Cloud revenue -- the highly watched segment that Oracle has been trying to expand -- rose 45 per cent to US$3.6 billion in the period ended Aug. 31, the Austin, Texas-based company said Monday in a statement. Growth was 19 per cent last quarter, before the Cerner deal closed. 

Oracle shares gained about 2.3 per cent in premarket trading Tuesday, after closing at US$77.08 in New York on Monday. The stock has slipped 12 per cent this year.

The company, known for its database technology, sells business software applications that can be used over the internet as well as offering customers the ability to store and compute information through Oracle’s servers, called cloud infrastructure. Inc. and Microsoft Corp., the leaders in that market, are far ahead of Oracle.

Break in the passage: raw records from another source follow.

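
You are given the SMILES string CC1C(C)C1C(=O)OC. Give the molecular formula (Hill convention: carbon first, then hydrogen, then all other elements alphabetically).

Walk through each heavy atom and fill implicit hydrogens from standard valence (C 4, N 3, O 2, S 2, halogen 1):
  atom 1: C, bond orders sum to 1 (valence 4) → 3 H
  atom 2: C, bond orders sum to 3 (valence 4) → 1 H
  atom 3: C, bond orders sum to 3 (valence 4) → 1 H
  atom 4: C, bond orders sum to 1 (valence 4) → 3 H
  atom 5: C, bond orders sum to 3 (valence 4) → 1 H
  atom 6: C, bond orders sum to 4 (valence 4) → 0 H
  atom 7: O, bond orders sum to 2 (valence 2) → 0 H
  atom 8: O, bond orders sum to 2 (valence 2) → 0 H
  atom 9: C, bond orders sum to 1 (valence 4) → 3 H
Totals → C:7, H:12, O:2.

C7H12O2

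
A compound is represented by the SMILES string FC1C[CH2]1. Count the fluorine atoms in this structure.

1

Scan the SMILES for F atoms (remember two-letter symbols like Cl and Br are single atoms).
Fluorine count: 1.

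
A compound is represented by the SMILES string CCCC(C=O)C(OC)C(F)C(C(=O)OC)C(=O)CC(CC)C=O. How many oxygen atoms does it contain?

6

Scan the SMILES for O atoms (remember two-letter symbols like Cl and Br are single atoms).
Oxygen count: 6.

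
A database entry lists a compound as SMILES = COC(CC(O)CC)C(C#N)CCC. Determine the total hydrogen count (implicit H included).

Walk through each heavy atom and fill implicit hydrogens from standard valence (C 4, N 3, O 2, S 2, halogen 1):
  atom 1: C, bond orders sum to 1 (valence 4) → 3 H
  atom 2: O, bond orders sum to 2 (valence 2) → 0 H
  atom 3: C, bond orders sum to 3 (valence 4) → 1 H
  atom 4: C, bond orders sum to 2 (valence 4) → 2 H
  atom 5: C, bond orders sum to 3 (valence 4) → 1 H
  atom 6: O, bond orders sum to 1 (valence 2) → 1 H
  atom 7: C, bond orders sum to 2 (valence 4) → 2 H
  atom 8: C, bond orders sum to 1 (valence 4) → 3 H
  atom 9: C, bond orders sum to 3 (valence 4) → 1 H
  atom 10: C, bond orders sum to 4 (valence 4) → 0 H
  atom 11: N, bond orders sum to 3 (valence 3) → 0 H
  atom 12: C, bond orders sum to 2 (valence 4) → 2 H
  atom 13: C, bond orders sum to 2 (valence 4) → 2 H
  atom 14: C, bond orders sum to 1 (valence 4) → 3 H
Total hydrogens: 21.

21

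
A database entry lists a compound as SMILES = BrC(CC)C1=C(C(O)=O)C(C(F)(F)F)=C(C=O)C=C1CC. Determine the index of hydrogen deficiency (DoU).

Molecular formula: C14H14BrF3O3.
DoU = (2C + 2 + N − H − X) / 2, where X is the halogen count and O/S are ignored.
    = (2·14 + 2 + 0 − 14 − 4) / 2 = 12 / 2 = 6.

6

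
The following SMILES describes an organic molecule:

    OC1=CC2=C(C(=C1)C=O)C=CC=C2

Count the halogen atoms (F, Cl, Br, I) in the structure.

0

Scan the SMILES for the halogen motif — none present.
Groups that are present: 1 aldehyde, 1 hydroxyl.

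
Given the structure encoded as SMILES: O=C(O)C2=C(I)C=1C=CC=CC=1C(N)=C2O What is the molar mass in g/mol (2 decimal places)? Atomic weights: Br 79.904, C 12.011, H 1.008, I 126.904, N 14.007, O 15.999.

329.09 g/mol

First, the molecular formula is C11H8INO3 (counting implicit H from valence).
  C: 11 × 12.011 = 132.121
  H: 8 × 1.008 = 8.064
  I: 1 × 126.904 = 126.904
  N: 1 × 14.007 = 14.007
  O: 3 × 15.999 = 47.997
Sum: 11×12.011 + 8×1.008 + 1×126.904 + 1×14.007 + 3×15.999 = 329.093 → 329.09 g/mol.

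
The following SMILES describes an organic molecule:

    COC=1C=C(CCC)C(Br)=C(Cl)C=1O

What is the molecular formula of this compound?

C10H12BrClO2

Walk through each heavy atom and fill implicit hydrogens from standard valence (C 4, N 3, O 2, S 2, halogen 1):
  atom 1: C, bond orders sum to 1 (valence 4) → 3 H
  atom 2: O, bond orders sum to 2 (valence 2) → 0 H
  atom 3: C, bond orders sum to 4 (valence 4) → 0 H
  atom 4: C, bond orders sum to 3 (valence 4) → 1 H
  atom 5: C, bond orders sum to 4 (valence 4) → 0 H
  atom 6: C, bond orders sum to 2 (valence 4) → 2 H
  atom 7: C, bond orders sum to 2 (valence 4) → 2 H
  atom 8: C, bond orders sum to 1 (valence 4) → 3 H
  atom 9: C, bond orders sum to 4 (valence 4) → 0 H
  atom 10: Br (halogen, monovalent) → 0 H
  atom 11: C, bond orders sum to 4 (valence 4) → 0 H
  atom 12: Cl (halogen, monovalent) → 0 H
  atom 13: C, bond orders sum to 4 (valence 4) → 0 H
  atom 14: O, bond orders sum to 1 (valence 2) → 1 H
Totals → C:10, H:12, Br:1, Cl:1, O:2.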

Executives say the US$28.3 billion Cerner acquisition will give the company inroads in the health care industry, which has been comparatively slow to adopt cloud technology.

“The company’s application and infrastructure cloud businesses now account for over 30 per cent of total revenue,” Chief Executive Officer Safra Catz said in the statement. “As our cloud businesses become a larger-and-larger percentage of our overall business, we expect our constant currency organic revenue growth rate to hit double-digits with a corresponding increase in earnings per share.”

Oracle completed its purchase of Cerner in June. The digital medical records provider generated US$1.4 billion in sales in the period, which Catz called its best revenue quarter ever. 

“We expect Cerner to do even better in the coming quarters as we develop an all-new suite of health care cloud services,” she said. 

Cerner Pop | Oracle's cloud growth jumped after closing its acquisition of Cerner
Oracle’s strong sales growth -- even after removing the Cerner contribution -- “bodes well for the software sector,” wrote Bloomberg Intelligence analyst Anurag Rana. “Though we were expecting application growth to stay strong, we were particularly surprised by Oracle’s infrastructure strength despite worsening economic conditions.”

Catz said sales in the current quarter will gain 15 per cent to 17 per cent and cloud revenue, including Cerner’s contribution, will be increase as much as 46 per cent compared with the period a year earlier. Excluding Cerner, Oracle’s cloud sales will jump about 30 per cent in the fiscal year, she said on a conference call after the results.

In the fiscal first quarter, sales of the Fusion application for managing corporate finances rose 33 per cent, compared with 20 per cent the previous period. Revenue from NetSuite’s enterprise planning tools, targeted to small- and mid-sized businesses, increased 27 per cent, the same as the previous quarter. 

In June, TikTok announced that all US traffic is being moved to Oracle’s cloud servers. The popular short-video platform, owned by China-based ByteDance Ltd., is working to convince US regulators that user data can’t be accessed by Chinese authorities.